Attack on Shareholder Rights is a Red Herring Concealing Power Grab by Asset Managers, Private Equity, and Oligarchs
By Natalia Renta
The Business Roundtable’s most recent diatribe against a modest shareholder check on the power of corporate boards and executives came just in time for Tuesday’s House Financial Services Committee hearing on proxy advisors — firms that provide research and proxy voting recommendations to shareholders. Public company shareholders have the right to vote on company ballot items, including director elections, executive pay packages, and proposals brought by fellow shareholders. Some investors (especially institutional investors like pension funds and asset managers that manage retirement accounts of millions of families) hire proxy advisors to help them make voting decisions. The Business Roundtable, the fossil fuel industry, and other powerful players want to infringe on these shareholder rights and prevent shareholders from considering important issues that affect their investments.
For years, entities representing corporate management interests have railed against shareholders who file proposals — and the proxy advisors who sometimes recommend votes in their favor. They allege that these proposals seek to further supposedly niche agendas of the proponents at the expense of other shareholders and are a resource drain for companies.
But most shareholder proposals are not about niche issues; they are about important risks related to unsound governance practices, climate change, union busting, racial discrimination, worker health and safety issues, lobbying activities, and more that affect corporate performance and shareholder returns. Corporate boards and executives just don’t want to hear from shareholders concerned about the long-term sustainability of their investments, especially if it interferes with short-term, risky corporate practices.
Corporate management endlessly complains that proxy advisors are too sympathetic to shareholder proponents and not supportive enough of management proposals. They levy these complaints even though proxy advisors’ voting recommendations overwhelmingly align with corporate management recommendations and they’re just that — recommendations investors can take or leave.
In reality, shareholder proposals strengthen corporate governance by identifying, raising awareness, and addressing both company-level and systemic risks. And it is worth noting the substantial limitations on shareholder proposals: defeated proposals cannot be refiled in subsequent years if they do not receive sufficient votes; shareholders are limited in the types of proposals they can make; and companies can ignore the results even if they are successful, because proposals are non-binding.
The real threat to corporate governance is not shareholders exercising their rights, but the large investors that are wielding substantial power that furthers their own narrow interests and puts retirees’ and retail investors’ interests at risk: large asset managers that own significant stakes in most public companies and rubber stamp corporate management’s decisions regardless of the risks; and venture capital, other private equity firms, and Big Tech oligarchs like Elon Musk and Mark Zuckerberg who want to consolidate and wield unchecked corporate decision-making power.
The four largest asset managers — BlackRock, Vanguard, State Street, and Fidelity — now have de facto regulatory power over public companies.
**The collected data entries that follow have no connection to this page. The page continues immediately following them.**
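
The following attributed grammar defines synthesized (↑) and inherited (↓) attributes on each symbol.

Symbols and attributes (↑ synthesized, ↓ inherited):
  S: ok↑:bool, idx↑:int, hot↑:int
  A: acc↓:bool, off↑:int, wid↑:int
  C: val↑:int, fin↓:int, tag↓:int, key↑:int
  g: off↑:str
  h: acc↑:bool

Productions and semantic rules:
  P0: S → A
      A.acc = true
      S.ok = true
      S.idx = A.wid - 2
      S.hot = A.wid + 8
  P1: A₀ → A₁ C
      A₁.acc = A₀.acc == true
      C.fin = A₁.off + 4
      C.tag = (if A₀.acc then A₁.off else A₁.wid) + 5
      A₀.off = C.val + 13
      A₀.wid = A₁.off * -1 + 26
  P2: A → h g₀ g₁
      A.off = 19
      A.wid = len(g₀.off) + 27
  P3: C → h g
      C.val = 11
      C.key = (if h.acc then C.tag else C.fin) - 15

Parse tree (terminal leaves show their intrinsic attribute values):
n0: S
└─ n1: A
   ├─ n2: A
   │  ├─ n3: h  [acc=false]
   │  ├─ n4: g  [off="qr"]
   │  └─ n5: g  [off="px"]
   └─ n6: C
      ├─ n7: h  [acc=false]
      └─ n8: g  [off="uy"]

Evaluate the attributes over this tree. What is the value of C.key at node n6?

8

1. n1.acc = true  [true]
2. n2.acc = true  [A₀.acc == true]
3. n3.acc = false  [terminal]
4. n4.off = "qr"  [terminal]
5. n5.off = "px"  [terminal]
6. n2.off = 19  [19]
7. n2.wid = 29  [len(g₀.off) + 27]
8. n6.fin = 23  [A₁.off + 4]
9. n6.tag = 24  [(if A₀.acc then A₁.off else A₁.wid) + 5]
10. n7.acc = false  [terminal]
11. n8.off = "uy"  [terminal]
12. n6.val = 11  [11]
13. n6.key = 8  [(if h.acc then C.tag else C.fin) - 15]
14. n1.off = 24  [C.val + 13]
15. n1.wid = 7  [A₁.off * -1 + 26]
16. n0.ok = true  [true]
17. n0.idx = 5  [A.wid - 2]
18. n0.hot = 15  [A.wid + 8]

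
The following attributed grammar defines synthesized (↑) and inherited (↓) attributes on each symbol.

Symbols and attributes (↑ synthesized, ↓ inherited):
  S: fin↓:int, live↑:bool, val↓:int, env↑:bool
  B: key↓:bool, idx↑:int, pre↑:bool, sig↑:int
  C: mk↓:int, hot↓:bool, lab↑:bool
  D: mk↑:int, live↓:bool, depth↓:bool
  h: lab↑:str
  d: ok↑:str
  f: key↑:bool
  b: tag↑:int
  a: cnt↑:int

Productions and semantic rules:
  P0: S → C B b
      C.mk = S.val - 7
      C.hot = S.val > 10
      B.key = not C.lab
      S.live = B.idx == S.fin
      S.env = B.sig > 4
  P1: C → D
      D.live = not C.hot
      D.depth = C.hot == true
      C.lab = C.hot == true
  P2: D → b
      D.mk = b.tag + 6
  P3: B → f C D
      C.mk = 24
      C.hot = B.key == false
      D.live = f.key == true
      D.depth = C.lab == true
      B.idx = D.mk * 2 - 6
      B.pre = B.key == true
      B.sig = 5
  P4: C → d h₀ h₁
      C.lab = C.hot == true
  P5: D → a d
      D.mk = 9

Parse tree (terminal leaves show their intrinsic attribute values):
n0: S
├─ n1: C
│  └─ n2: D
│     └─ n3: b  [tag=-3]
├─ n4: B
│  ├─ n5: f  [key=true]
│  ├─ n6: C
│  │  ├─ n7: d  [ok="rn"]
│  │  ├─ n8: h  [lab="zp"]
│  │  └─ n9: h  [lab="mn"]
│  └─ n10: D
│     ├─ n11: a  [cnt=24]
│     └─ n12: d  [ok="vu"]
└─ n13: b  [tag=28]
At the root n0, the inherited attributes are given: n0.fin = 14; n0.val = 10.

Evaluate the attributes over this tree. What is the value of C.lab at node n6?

false

1. n0.fin = 14  [given at root]
2. n0.val = 10  [given at root]
3. n1.mk = 3  [S.val - 7]
4. n1.hot = false  [S.val > 10]
5. n2.live = true  [not C.hot]
6. n2.depth = false  [C.hot == true]
7. n3.tag = -3  [terminal]
8. n2.mk = 3  [b.tag + 6]
9. n1.lab = false  [C.hot == true]
10. n4.key = true  [not C.lab]
11. n5.key = true  [terminal]
12. n6.mk = 24  [24]
13. n6.hot = false  [B.key == false]
14. n7.ok = "rn"  [terminal]
15. n8.lab = "zp"  [terminal]
16. n9.lab = "mn"  [terminal]
17. n6.lab = false  [C.hot == true]
18. n10.live = true  [f.key == true]
19. n10.depth = false  [C.lab == true]
20. n11.cnt = 24  [terminal]
21. n12.ok = "vu"  [terminal]
22. n10.mk = 9  [9]
23. n4.idx = 12  [D.mk * 2 - 6]
24. n4.pre = true  [B.key == true]
25. n4.sig = 5  [5]
26. n13.tag = 28  [terminal]
27. n0.live = false  [B.idx == S.fin]
28. n0.env = true  [B.sig > 4]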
Instead of using this power to compel public companies to address important risks, they use it to further their own private, short-term interests in retaining and gaining assets under management and avoiding government regulation. These incentives have come to the fore in the last few years, as large asset managers have responded to political pressure by increasingly siding with management in their votes, instead of with minority shareholders pushing them to address important risks.
Meanwhile, over the past two years, venture capital, other private equity firms, and Big Tech oligarchs have won drastic changes to Delaware corporate law, which governs about two thirds of the publicly traded companies on the S&P 500. In 2024, Delaware passed a law that gave venture capital and other large, early investors rights that allow them to second guess and effectively direct boards of directors.
This year, tech oligarchs and big businesses successfully overhauled Delaware corporate law to make it much more difficult for regular shareholders to hold corporate insiders (controlling shareholders, directors, and executives) accountable for self-dealing. The law benefits private equity firms, as they will face less scrutiny in their take-private, take-public, and conflicted transactions, since even when their portfolio firms are re-listed on public markets the private equity owners still retain significant stakes. It also benefits Big Tech oligarchs like Elon Musk and Mark Zuckerberg who both hold significant stakes in their companies and are their head executive. Musk launched an attack on Delaware corporate law after shareholders successfully sued to claw-back his preposterously high $56 billion 2018 pay package.
The expected grandstanding at this week’s House hearing on the purported evils of the proxy advisors is a ham-fisted solution in search of a problem. Proxy advisors overwhelmingly support management recommendations and the biggest asset managers almost never buck management recommendations. What the Business Roundtable and other corporate stooges are really demanding is that shareholders always support management and never exercise their shareholder rights to propose improvements to strengthen corporate governance, curb excessive executive pay, or address the very real financial risks from climate change, worker exploitation, or racial and economic inequality.
What Congress should do is regulate and hold accountable the actors behind the true corporate governance coup: large asset managers, venture capital, private equity, and Big Tech oligarchs.